The right is traditionally more cautious about state interventionism. As economist Michał Kalecki wrote in 1943, the capitalist class has traditionally been afraid of state meddling, for fear that it would snatch away their control. Still, in the post-war era, conservatives in the US and UK bought into elements of Keynesianism.

Boris Johnson is reviving this tradition, to the point of being accused by his former employer the Telegraph of “Chinese style state interventionism”. While clearly hyperbolic, it’s true that the PM has partly reneged on fiscal conservatism, slating £600bn (half from private sources) for infrastructure investments. Furthermore, Johnsons “levelling up” agenda is an admission of the failure of Thatcherite free-marketeering in the regions.

Though similarly heavy-handed, Biden and Johnson’s approaches have starkly different consequences for the rich. Key to Bidenomics is raising taxes – including corporation and income tax – on the wealthy. The aim is to moderately redistribute economic resources away from the wealthy and towards the rest of society, for an economy “from the bottom up and middle out” instead of “trickle down”. With Johnson, on the other hand, there is little talk of redistribution, but a repetition of the 2010s mantra of “we are all in this together”,. Don’t be fooled by the rise in corporate tax: the Tories’ project is firmly aimed at protecting the rich from redistributive demands.

The inequality Johnson wants to address is geographic, not social. His investment plan is focused on areas electorally important for the Tories, such as Blyth, home to the Britishvolt gigafactory, and a constituency the Tories snatched from Labour in 2019. The aim is to reintegrate in the capitalist market areas that were marginalised during the aegis of globalisation and where there is now potential for new profits.

Meanwhile, Johnson has reassured voters in the Tory heartlands of the south that his plans will not dent their fortunes, as already signalled in his “Levelling up” speech. His statism is truly conservative, aiming to maintain current level of ownership concentration and income distribution while making small concessions to working-class voters. The Tories may well have ditched their manifesto promise not to raise taxes – but their new taxation, such as the NI hike which hits 26 million UK workers to fund social care, is deeply regressive.

Labour has so far been unable to respond to this offensive. It has responded to Johnson’s big spending by presenting itself as the party of fiscal prudence, or by suggesting incremental increases to Tory spending, such as a 2.1% pay rise for nurses, rather than the government’s 1% pay (the unions are demanding 12%). As his recent interview with Sky’s Beth Rigby showed, Starmer can barely bring himself to say the words “wealth tax”, let alone outlined plans for the taxation of wealth to fund social programmes, as Biden has done.

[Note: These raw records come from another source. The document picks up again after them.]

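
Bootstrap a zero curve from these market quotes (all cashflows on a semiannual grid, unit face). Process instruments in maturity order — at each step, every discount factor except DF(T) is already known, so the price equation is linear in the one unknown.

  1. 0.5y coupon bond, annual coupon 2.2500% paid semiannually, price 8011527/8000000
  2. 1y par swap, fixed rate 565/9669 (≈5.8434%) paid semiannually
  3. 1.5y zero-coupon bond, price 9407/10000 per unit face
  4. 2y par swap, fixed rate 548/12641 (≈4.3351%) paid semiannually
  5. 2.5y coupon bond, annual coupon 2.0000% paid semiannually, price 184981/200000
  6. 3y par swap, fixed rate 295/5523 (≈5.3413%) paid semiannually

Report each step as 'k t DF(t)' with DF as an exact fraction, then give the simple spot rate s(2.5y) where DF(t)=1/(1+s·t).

step 1 [0.5y] bond c/2=9/800: DF=(8011527/8000000 − 9/800·(0))/(1+9/800) = 9903/10000 ≈ 0.990300
step 2 [1y] swap r/2=565/19338: DF=(1 − 565/19338·(0.990300))/(1+565/19338) = 1887/2000 ≈ 0.943500
step 3 [1.5y] zero: DF = P = 9407/10000 ≈ 0.940700
step 4 [2y] swap r/2=274/12641: DF=(1 − 274/12641·(0.990300+0.943500+0.940700))/(1+274/12641) = 4589/5000 ≈ 0.917800
step 5 [2.5y] bond c/2=1/100: DF=(184981/200000 − 1/100·(0.990300+0.943500+0.940700+0.917800))/(1+1/100) = 4391/5000 ≈ 0.878200
step 6 [3y] swap r/2=295/11046: DF=(1 − 295/11046·(0.990300+0.943500+0.940700+0.917800+0.878200))/(1+295/11046) = 341/400 ≈ 0.852500

1 1/2 9903/10000
2 1 1887/2000
3 3/2 9407/10000
4 2 4589/5000
5 5/2 4391/5000
6 3 341/400
s(2.5y) = (1/(4391/5000) − 1)/(5/2) = 1218/21955 ≈ 5.5477%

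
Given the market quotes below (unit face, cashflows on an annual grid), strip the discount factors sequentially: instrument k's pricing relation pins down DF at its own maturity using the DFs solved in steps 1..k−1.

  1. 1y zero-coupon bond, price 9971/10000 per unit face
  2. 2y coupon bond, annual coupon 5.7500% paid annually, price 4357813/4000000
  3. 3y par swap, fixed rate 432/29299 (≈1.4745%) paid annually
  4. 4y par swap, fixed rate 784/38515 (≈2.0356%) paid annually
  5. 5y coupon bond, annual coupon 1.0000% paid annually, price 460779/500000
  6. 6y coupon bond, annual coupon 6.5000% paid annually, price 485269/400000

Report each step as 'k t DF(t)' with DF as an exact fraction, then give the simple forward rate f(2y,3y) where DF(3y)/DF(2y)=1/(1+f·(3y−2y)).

step 1 [1y] zero: DF = P = 9971/10000 ≈ 0.997100
step 2 [2y] bond c/1=23/400: DF=(4357813/4000000 − 23/400·(0.997100))/(1+23/400) = 122/125 ≈ 0.976000
step 3 [3y] swap r/1=432/29299: DF=(1 − 432/29299·(0.997100+0.976000))/(1+432/29299) = 598/625 ≈ 0.956800
step 4 [4y] swap r/1=784/38515: DF=(1 − 784/38515·(0.997100+0.976000+0.956800))/(1+784/38515) = 576/625 ≈ 0.921600
step 5 [5y] bond c/1=1/100: DF=(460779/500000 − 1/100·(0.997100+0.976000+0.956800+0.921600))/(1+1/100) = 8743/10000 ≈ 0.874300
step 6 [6y] bond c/1=13/200: DF=(485269/400000 − 13/200·(0.997100+0.976000+0.956800+0.921600+0.874300))/(1+13/200) = 8507/10000 ≈ 0.850700

1 1 9971/10000
2 2 122/125
3 3 598/625
4 4 576/625
5 5 8743/10000
6 6 8507/10000
f(2y,3y) = ((122/125)/(598/625) − 1)/(1) = 6/299 ≈ 2.0067%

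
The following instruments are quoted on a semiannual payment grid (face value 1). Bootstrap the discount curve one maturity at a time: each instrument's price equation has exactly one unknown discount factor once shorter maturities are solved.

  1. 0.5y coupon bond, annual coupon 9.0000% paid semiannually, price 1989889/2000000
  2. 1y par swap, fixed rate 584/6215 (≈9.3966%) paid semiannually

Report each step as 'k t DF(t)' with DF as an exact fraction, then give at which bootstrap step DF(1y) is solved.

1 1/2 9521/10000
2 1 2281/2500
DF(1y) is solved at step 2

step 1 [0.5y] bond c/2=9/200: DF=(1989889/2000000 − 9/200·(0))/(1+9/200) = 9521/10000 ≈ 0.952100
step 2 [1y] swap r/2=292/6215: DF=(1 − 292/6215·(0.952100))/(1+292/6215) = 2281/2500 ≈ 0.912400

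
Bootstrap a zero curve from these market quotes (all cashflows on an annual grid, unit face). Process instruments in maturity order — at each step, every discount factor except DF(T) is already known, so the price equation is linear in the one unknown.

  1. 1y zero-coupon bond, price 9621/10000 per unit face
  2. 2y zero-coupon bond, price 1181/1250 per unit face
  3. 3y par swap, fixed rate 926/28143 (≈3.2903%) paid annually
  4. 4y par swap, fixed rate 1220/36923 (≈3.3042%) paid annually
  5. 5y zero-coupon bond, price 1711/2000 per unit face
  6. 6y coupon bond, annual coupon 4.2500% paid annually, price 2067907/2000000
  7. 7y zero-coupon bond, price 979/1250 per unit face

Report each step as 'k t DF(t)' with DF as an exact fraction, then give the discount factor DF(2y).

1 1 9621/10000
2 2 1181/1250
3 3 4537/5000
4 4 439/500
5 5 1711/2000
6 6 504/625
7 7 979/1250
DF(2y) = 1181/1250 ≈ 0.944800

step 1 [1y] zero: DF = P = 9621/10000 ≈ 0.962100
step 2 [2y] zero: DF = P = 1181/1250 ≈ 0.944800
step 3 [3y] swap r/1=926/28143: DF=(1 − 926/28143·(0.962100+0.944800))/(1+926/28143) = 4537/5000 ≈ 0.907400
step 4 [4y] swap r/1=1220/36923: DF=(1 − 1220/36923·(0.962100+0.944800+0.907400))/(1+1220/36923) = 439/500 ≈ 0.878000
step 5 [5y] zero: DF = P = 1711/2000 ≈ 0.855500
step 6 [6y] bond c/1=17/400: DF=(2067907/2000000 − 17/400·(0.962100+0.944800+0.907400+0.878000+0.855500))/(1+17/400) = 504/625 ≈ 0.806400
step 7 [7y] zero: DF = P = 979/1250 ≈ 0.783200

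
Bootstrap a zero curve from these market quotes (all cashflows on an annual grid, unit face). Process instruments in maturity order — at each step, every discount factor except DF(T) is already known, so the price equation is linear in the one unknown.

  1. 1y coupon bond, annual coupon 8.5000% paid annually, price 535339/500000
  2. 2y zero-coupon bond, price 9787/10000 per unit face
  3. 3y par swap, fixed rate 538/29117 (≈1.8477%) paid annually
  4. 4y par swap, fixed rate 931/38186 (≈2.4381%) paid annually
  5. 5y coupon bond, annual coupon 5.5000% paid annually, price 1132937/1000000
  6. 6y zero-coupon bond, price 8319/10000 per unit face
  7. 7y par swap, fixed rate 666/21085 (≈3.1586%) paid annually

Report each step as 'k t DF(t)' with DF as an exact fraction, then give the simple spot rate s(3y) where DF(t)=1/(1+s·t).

1 1 2467/2500
2 2 9787/10000
3 3 4731/5000
4 4 9069/10000
5 5 2187/2500
6 6 8319/10000
7 7 4001/5000
s(3y) = (1/(4731/5000) − 1)/(3) = 269/14193 ≈ 1.8953%

step 1 [1y] bond c/1=17/200: DF=(535339/500000 − 17/200·(0))/(1+17/200) = 2467/2500 ≈ 0.986800
step 2 [2y] zero: DF = P = 9787/10000 ≈ 0.978700
step 3 [3y] swap r/1=538/29117: DF=(1 − 538/29117·(0.986800+0.978700))/(1+538/29117) = 4731/5000 ≈ 0.946200
step 4 [4y] swap r/1=931/38186: DF=(1 − 931/38186·(0.986800+0.978700+0.946200))/(1+931/38186) = 9069/10000 ≈ 0.906900
step 5 [5y] bond c/1=11/200: DF=(1132937/1000000 − 11/200·(0.986800+0.978700+0.946200+0.906900))/(1+11/200) = 2187/2500 ≈ 0.874800
step 6 [6y] zero: DF = P = 8319/10000 ≈ 0.831900
step 7 [7y] swap r/1=666/21085: DF=(1 − 666/21085·(0.986800+0.978700+0.946200+0.906900+0.874800+0.831900))/(1+666/21085) = 4001/5000 ≈ 0.800200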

To counteract the Tories’ offensive on its core electorate, Labour must follow Biden’s example and abandon the suspicion of state interventionism it has retained since the Blair years. Neoliberalism is dead, and the big state is back; unless the left learns to navigate this new landscape, the right will continue charging ahead.

Paolo Gerbaudo is a sociologist and political theorist. He is the author of The Digital Party: Political Organisation and Online Democracy and The Great Recoil: Politics After Populism and Pandemic.